JAMES SHIPLEY

Executive Assistant

Mark Twain once wrote: “Travel is fatal to prejudice, bigotry, and narrow-mindedness…” 

James is a historian, philosopher, and educator, having earned a dual Bachelor of Arts in Philosophy and Psychology from the Metropolitan State University of Denver, and a Master of Arts in Military History from Norwich University, focusing his research on Early American Policies and Legislation. His current focus is on Finding History in Unrecognized Sources and U.S. Military Doctrine in the American West 1830-1900. 

James is an Air Force veteran of Operation Desert Storm, and of U.N. / N.A.T.O. operations in Bosnia-Herzegovina and Kosovo. He has extensively traveled the world, spending time on all seven continents and visiting 121 different countries. 

James used his time traveling to learn everything he could about people and their cultures.
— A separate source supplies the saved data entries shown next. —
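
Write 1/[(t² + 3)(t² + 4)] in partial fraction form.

Coefficient matching gives α = γ = 0, β = 1/(4-3) = 1, δ = -β = -1
Result: 1/(t² + 3) - 1/(t² + 4)


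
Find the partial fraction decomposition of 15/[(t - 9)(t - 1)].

15/(t - 9)(t - 1) = α/(t - 9) + β/(t - 1). α = 15/(9 - 1) = 15/8, β = 15/(1 - 9) = -15/8
Result: (15/8)/(t - 9) - (15/8)/(t - 1)


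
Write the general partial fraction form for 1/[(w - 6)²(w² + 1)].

Repeated linear + quadratic: A/(w - 6) + B/(w - 6)² + (Cw + D)/(w² + 1)


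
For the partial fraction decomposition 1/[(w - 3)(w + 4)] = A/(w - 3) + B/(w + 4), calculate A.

Cover-up at w = 3: A = 1/(3 + 4) = 1/7


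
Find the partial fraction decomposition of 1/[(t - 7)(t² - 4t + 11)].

Cover-up at t = 7: α = 1/(7² - 4·7 + 11) = 1/32. Then β = -α = -1/32, γ = -α·(-4 + 7) = -3/32
Result: (1/32)/(t - 7) - ((1/32)t + 3/32)/(t² - 4t + 11)


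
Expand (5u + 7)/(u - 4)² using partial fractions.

(5u + 7) = α(u - 4) + β. At u = 4: β = 5·4 + 7 = 27. Coeff of u: α = 5
Result: 5/(u - 4) + 27/(u - 4)²


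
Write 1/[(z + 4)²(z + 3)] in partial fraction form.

Cover-up at z=-3: C = 1/(-3 + 4)² = 1. Cover-up at z=-4: B = 1/(-4 + 3) = -1. Comparing z² coeff: A = -C = -1
Result: -1/(z + 4) - 1/(z + 4)² + 1/(z + 3)


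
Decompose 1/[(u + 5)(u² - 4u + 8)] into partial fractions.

Cover-up at u = -5: P = 1/((-5)² - 4·(-5) + 8) = 1/53. Then Q = -P = -1/53, R = -P·(-4 - 5) = 9/53
Result: (1/53)/(u + 5) - ((1/53)u - 9/53)/(u² - 4u + 8)


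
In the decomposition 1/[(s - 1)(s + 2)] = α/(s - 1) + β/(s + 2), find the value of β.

Cover-up at s = -2: β = 1/(-2 - 1) = -1/3


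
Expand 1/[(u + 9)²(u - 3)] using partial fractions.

Cover-up at u=3: γ = 1/(3 + 9)² = 1/144. Cover-up at u=-9: β = 1/(-9 - 3) = -1/12. Comparing u² coeff: α = -γ = -1/144
Result: (-1/144)/(u + 9) - (1/12)/(u + 9)² + (1/144)/(u - 3)


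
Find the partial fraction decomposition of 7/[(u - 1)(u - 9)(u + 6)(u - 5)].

Using Heaviside cover-up: (1/32)/(u - 1) + (7/480)/(u - 9) - (1/165)/(u + 6) - (7/176)/(u - 5)


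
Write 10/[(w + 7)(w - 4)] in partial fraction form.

10/(w + 7)(w - 4) = A/(w + 7) + B/(w - 4). A = 10/(-7 - 4) = -10/11, B = 10/(4 + 7) = 10/11
Result: (-10/11)/(w + 7) + (10/11)/(w - 4)


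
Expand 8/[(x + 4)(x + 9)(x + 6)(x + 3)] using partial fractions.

Using Heaviside cover-up: (-4/5)/(x + 4) - (4/45)/(x + 9) + (4/9)/(x + 6) + (4/9)/(x + 3)


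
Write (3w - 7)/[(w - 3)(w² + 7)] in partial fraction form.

At w=3: P = (3·3 - 7)/(3² + 7) = 1/8. Q = -P = -1/8, R = 3 - 3·P = 21/8
Result: (1/8)/(w - 3) - ((1/8)w - 21/8)/(w² + 7)


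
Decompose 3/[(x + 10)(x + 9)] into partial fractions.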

He now uses this knowledge to advocate for an anti-oppressive future by prescribing law changes to better provide for marginalized communities, ranging from support for women, people of a lower socio-economic status, people with disabilities, and people of color (“people of the global majority”), to indigenous peoples, and the LGBTQ+ community. As a person with chronic illness, James is acutely aware of the difficulties faced by people with disabilities in our country through lack of accessibility and poor insurance regulation. 

James writes historical fiction and designs table-top games in his spare time. When James isn’t working he can be found at local philosophy meetings and theory discussions or at writing workshops discussing ideas about world-building and character development - or he cannot be found because he has gotten on his motorcycle and ridden away.